La milanesa napolitana, la pizza con fainá y el vermú con ingredientes deberán esperar otro turno para convertirse en patrimonio cultural de la Ciudad de Buenos Aires, es decir, para que su ingesta pase a ser equivalente a comerse un Berni o un Pettoruti. Debido a la sorna con que fue tomado el proyecto de la legisladora porteña Inés Urdapilleta (una kirchnerista que nada que ver con Urdapilleta-Tortonese), sus colegas decidieron que el proyecto quede en un cajón hasta el año que viene.
Pero los amantes de la gastronomía nac&pop no deberían desesperar, al menos todavía. En mesa de entradas del Honorable Congreso de la Nación ya fue radicado el expediente 7252-D-2006, que, con el número de trámite parlamentario 187, propone que todos los primeros domingos de todos los octubres se celebre en todo el país el Día Nacional de la Parrilla. El proyecto, impulsado por el diputado neokirchnerista Mariano Federico West (quien como su nombre lo indica es oriundo de Moreno, donde fue intendente) se basa en que “nuestra tradición asadora debe ser protegida y promocionada a nivel nacional como una forma de rescatar la cultura y las costumbres de nuestro país” y en que “la difusión de estos valores reafirma nuestra identidad nacional”, por lo cual “debemos posicionar a la parrilla como experiencia de placer y de alta gastronomía, que valorice los elementos característicos del territorio nacional, respete la biodiversidad y la naturaleza y exalte el origen y la tipicidad de productos de nuestro país como la carne y el vino”. ¡Salud, West!

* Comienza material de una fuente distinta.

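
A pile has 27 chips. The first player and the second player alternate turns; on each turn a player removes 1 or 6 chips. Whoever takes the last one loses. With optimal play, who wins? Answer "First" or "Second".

First

Positions where the player to move wins (W) vs loses (L):
i:   0  1  2  3  4  5  6  7  8  9 10 11 12 13 14 15 16 17 18 19 20 21 22 23 24 25 26 27
     W  L  W  L  W  L  W  W  L  W  L  W  L  W  W  L  W  L  W  L  W  W  L  W  L  W  L  W
Position 27 is W, so the first player wins.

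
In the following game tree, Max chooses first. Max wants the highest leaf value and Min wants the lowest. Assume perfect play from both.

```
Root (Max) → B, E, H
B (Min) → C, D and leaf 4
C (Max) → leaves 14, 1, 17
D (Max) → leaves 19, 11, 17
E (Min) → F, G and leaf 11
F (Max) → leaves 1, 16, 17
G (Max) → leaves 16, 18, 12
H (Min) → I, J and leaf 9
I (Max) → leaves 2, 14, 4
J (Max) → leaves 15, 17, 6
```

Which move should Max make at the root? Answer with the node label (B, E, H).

C (Max): max(14, 1, 17) = 17
D (Max): max(19, 11, 17) = 19
B (Min): min(17, 19, 4) = 4
F (Max): max(1, 16, 17) = 17
G (Max): max(16, 18, 12) = 18
E (Min): min(17, 18, 11) = 11
I (Max): max(2, 14, 4) = 14
J (Max): max(15, 17, 6) = 17
H (Min): min(14, 17, 9) = 9
Root (Max): max(4, 11, 9) = 11
Max picks the child with the highest value: E (value 11).

E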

Por lo visto, al oficialismo lo ha asaltado cierta obsesividad por el valor de lo que comemos. Y seguro que tienen todo el derecho a hacerlo, ya que, humanos al fin y con las fiestas tan encima, deben estar desesperados como cualquiera por evitar lo inevitable: el vitel toné de la tía Beba, la lengua a la vinagreta del tío Tomás o el pionono primavera de la abuela Rosa, menú obligado de las mesas navideñas. O tal vez lo hagan para pasar por alto otras cosas aún menos agradables que, según ellos mismo confiesan, se andan comiendo por estos días.
Aníbal Fernández, por ejemplo, expresó así hasta qué punto se quedó con hambre de gobernador tras la designación presidencial de Daniel Scioli para la provincia: “Lo que hacemos los cuadros políticos es tragar sapos si fuera necesario, morder el freno y seguir trabajando como siempre”. Y no está solo en la rasposa sensación. Basta darse una vueltita por el propio Congreso para comprobar que eso, tragar sapos, parece ser el menú de moda en la cumbre del poder. Carlos Kunkel o Dante Dovena, dos espadas K de la primera hora, andan pregonando que hay que tragarse el sapo motonáutico, porque como decía el izquierdista brasileño Lionel Brizola, “la política es el arte de tragar sapos”.
Y esta es la época ideal para ello: la de tejer alianzas para las presidenciales del año próximo. Los impulsores de la candidatura de Roberto Lavagna también se tragan el sapo del apoyo de Raúl Alfonsín y Eduardo Duhalde, aunque sólo ruegan no hacerlo en público.
Tal vez convencidos del viejo mito de que la piel del feo batracio posee valores afrodisíacos (y sin saber que están probados sus efectos alucinógenos, bien explotados por las brujas medievales en sus pócimas), los políticos suelen confesar que “tragan sapos” como expresión de un crudo pragmatismo.
En El Gatopardo, la magnífica novela de Tomasi di Lampedusa, el príncipe Fabrizio de Salina (su protagonista, que en el cine interpretó Burt Lancaster), decide “tragarse algunos sapos” en su lucha por salir bien parado dentro de la Italia dividida entre garibaldinos y partidarios del rey Vittorio Emanuele II. ¿Para qué se los traga? La idea madre la verbaliza su despreciable sobrino Tancredi (en el cine, Alain Delon, dirigido por Luchino Visconti): “Que todo cambie para que no cambie nada”. ¿Les suena?
El menú 2007 está servido. Cuando los armadores políticos hagan la digestión, seguro que los horribles sapos serán, en sus discursos de campaña, exquisitas ranas a la provenzal.